別で注文を・・・と思ったら、既に時任がタッチパネルで目ぼしい物を注文していた様だ。
レールの向こう側から店員がまとめて渡してきた。
「美月くん、茶碗蒸しきましたよ〜。あっつ、熱いから気を付けて・・・」
「お前が気を付けろ」
美月はたまご、茶碗蒸し、サーモン、ネギトロ、アボカドサーモン、俺の皿から唐揚げを1つ・・・。

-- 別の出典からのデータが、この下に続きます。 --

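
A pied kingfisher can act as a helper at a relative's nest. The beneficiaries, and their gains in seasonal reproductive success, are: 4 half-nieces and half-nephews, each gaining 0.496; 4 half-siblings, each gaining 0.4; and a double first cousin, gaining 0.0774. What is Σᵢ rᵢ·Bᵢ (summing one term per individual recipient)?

0.66735

r to a half-niece or half-nephew = 1/8 (half-aunt/uncle↔niece/nephew: one path of length 3: r = (1/2)^3 = 1/8).
r to a half-sibling = 1/4 (half-sibs share one parent — one path of length 2: r = (1/2)^2 = 1/4).
r to a double first cousin = 1/4 (double first cousins share both grandparent pairs — four paths of length 4: r = 4·(1/2)^4 = 1/4).
Summing one r·B term per recipient: 4·0.125·0.496 + 4·0.25·0.4 + 1·0.25·0.0774 = 0.66735.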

そろそろ満腹らしい、デザートを食べるかどうか悩んでいる。
俺たちは順調に皿の山を作り、美月も驚いていた。
「美月くん、気になるデザートないなら、家に大きいアイス買ってあるので、チョコソースとかフルーツとかのせて食べます〜?」
「えっ?うん、お家でアイス食べるっ!」
美月がアイスの口になったので、会計を済ませ店を出る。
車に乗り、美月が抱えている海 の顔を握っていたら、気になる事が。
「もお、海ちゃん顔の形変わっちゃうよ。ぱぱも同じ事してたんだよ?」
「なあ美月、海はこんなの付けてたか?」
「こんなの?」
海 の首に、黒い蝶ネクタイ。
こいつは裸だったはずだ。
これは、まさか・・・。
「あれ、リボン付いてる。昨日は付いてなかったのに・・・」
「外そう」
「え?でも、可愛いよ?このままがいいよ」
絶対、ヤツの仕業だ。
なんで懲りてねぇんだよ。
執拗 いクソ狐だな。
だが美月が外すのを拒否している。
どうするか・・・。
「・・・そうだな、似合ってるからこのままにしてやろうな。帰ったら片桐 にも見せてやっていいか?」
「うんっ」
片桐なら、蝶ネクタイを残したまま上手い事キレイにしてくれるだろ。
あいつも別件の仕事から帰ったばかりだろうが、美月のためなら2、3日寝なくても大丈夫だよな。